Abstract: SA-PO0248
Nonequilibrium Voclosporin Disposition Following IV and Oral (PO) Administration: Tissue Levels in Kidney, Liver, Pancreas, and Heart Distinct from Plasma Drug Levels and Dependent on Route of Administration
Session Information
- Pharmacology
November 08, 2025 | Location: Exhibit Hall, Convention Center
Abstract Time: 10:00 AM - 12:00 PM
Category: Pharmacology (PharmacoKinetics, -Dynamics, -Genomics)

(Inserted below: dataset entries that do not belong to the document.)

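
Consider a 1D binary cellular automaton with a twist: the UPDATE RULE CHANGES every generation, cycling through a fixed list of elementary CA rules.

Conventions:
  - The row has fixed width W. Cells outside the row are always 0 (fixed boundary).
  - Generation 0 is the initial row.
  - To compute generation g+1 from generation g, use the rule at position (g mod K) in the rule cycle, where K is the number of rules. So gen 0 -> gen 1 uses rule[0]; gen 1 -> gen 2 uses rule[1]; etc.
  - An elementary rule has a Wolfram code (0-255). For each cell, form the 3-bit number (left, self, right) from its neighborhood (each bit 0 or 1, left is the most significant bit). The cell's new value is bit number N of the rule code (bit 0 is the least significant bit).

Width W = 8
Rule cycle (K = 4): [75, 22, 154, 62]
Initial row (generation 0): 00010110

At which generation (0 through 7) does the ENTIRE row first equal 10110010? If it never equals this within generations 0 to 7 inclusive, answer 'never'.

Answer: never

Derivation:
Gen 0: 00010110
Gen 1 (rule 75): 11100110
Gen 2 (rule 22): 00011001
Gen 3 (rule 154): 00110110
Gen 4 (rule 62): 01101101
Gen 5 (rule 75): 11101100
Gen 6 (rule 22): 00000010
Gen 7 (rule 154): 00000101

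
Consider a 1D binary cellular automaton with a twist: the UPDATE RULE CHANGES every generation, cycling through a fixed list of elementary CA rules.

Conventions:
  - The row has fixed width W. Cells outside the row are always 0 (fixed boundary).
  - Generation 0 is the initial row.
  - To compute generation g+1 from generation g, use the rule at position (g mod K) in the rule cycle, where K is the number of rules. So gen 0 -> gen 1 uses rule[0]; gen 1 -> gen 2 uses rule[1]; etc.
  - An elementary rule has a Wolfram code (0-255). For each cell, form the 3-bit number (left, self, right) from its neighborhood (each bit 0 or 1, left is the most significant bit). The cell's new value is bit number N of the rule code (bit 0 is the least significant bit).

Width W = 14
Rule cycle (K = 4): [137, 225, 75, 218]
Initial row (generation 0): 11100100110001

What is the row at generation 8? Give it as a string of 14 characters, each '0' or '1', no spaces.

Gen 0: 11100100110001
Gen 1 (rule 137): 11000000100100
Gen 2 (rule 225): 01011110000001
Gen 3 (rule 75): 10010010111110
Gen 4 (rule 218): 01101100111111
Gen 5 (rule 137): 01001000111110
Gen 6 (rule 225): 00000010011110
Gen 7 (rule 75): 11111100110010
Gen 8 (rule 218): 11111111111101

Answer: 11111111111101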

- 2000 Pharmacology (PharmacoKinetics, -Dynamics, -Genomics)
Authors
- Zhou, Simon, Aurinia Pharmaceuticals Inc, Edmonton, Alberta, Canada
- Duan, Shengnan, University of Michigan, Ann Arbor, Michigan, United States
- Wen, Bo, University of Michigan, Ann Arbor, Michigan, United States
- Im, Seol Hee, iCura Diagnostics, Inc., Malvern, Pennsylvania, United States
- Davis, Kathleen O'Rourke, iCura Diagnostics, Inc., Malvern, Pennsylvania, United States
- Rehaume, Linda M., Aurinia Pharmaceuticals Inc, Edmonton, Alberta, Canada
- Song, Buer, iCura Diagnostics, Inc., Malvern, Pennsylvania, United States
- Sun, Duxin, University of Michigan, Ann Arbor, Michigan, United States
Background
Voclosporin (VCS) is approved for the treatment of adults with active lupus nephritis (LN). In this study, we assess VCS oral bioavailability and corresponding drug levels in mice kidney, liver, pancreas and heart tissues.
Methods
A single dose of 2.5 mg/kg VCS was administered IV or PO in mice (n=3/group). Plasma was collected at 0.5, 1, 2, 4, 7, 12 and 24 hrs, and kidney, liver, pancreas and heart tissues were collected at 0.5, 4, and 12 hrs. Samples were homogenized, and VCS was quantified in plasma and tissue samples by LC-MS. Multiplex fluorescent imaging was used to detect VCS within tissues.
Results
VCS IV clearance was ~30 mL/mL/kg and absolute oral bioavailability was 4.3% in mice. IV and PO administration of VCS yielded higher tissue concentrations than plasma suggesting rapid distribution into tissues. The ratios of VCS in liver vs. plasma following PO administration at 8 and 24 hrs were 46.1 and 136.4 as compared to 28.9 and 27.2 at 8 and 24 hrs following IV administration. In contrast, the ratios of VCS following IV administration in kidney, pancreas and heart vs plasma at 8 hrs were significantly higher than the respective ratios at 8 hrs following PO administration. Kidney imaging showed rapid elimination of VCS from cortex to medulla following both IV and PO administration. There was no VCS retention in podocytes or proximal tubules. While the LC-MS detected higher VCS in kidney at 24 hrs with IV than PO, there appeared no difference in the imaging of VCS from cortex to medulla, likely by higher VCS in urine following IV administration.
Conclusion
With rapid hepatic clearance and poor oral absorption, the absolute oral bioavailability of VCS is less than 5% in mice. VCS rapidly distributes into tissues of liver, kidney, pancreas and heart. Compared to IV administration, oral administration was associated with lower plasma concentrations with significantly higher hepatic uptake/retention and lower pancreatic and cardiac uptake/retention. Consistent with non-equilibrium disposition dependent on route of administration and blood flow, VCS demonstrates distinct tissue distribution not directly correlated with plasma drug levels.
Funding
- Commercial Support – Aurinia Pharmaceuticals Inc.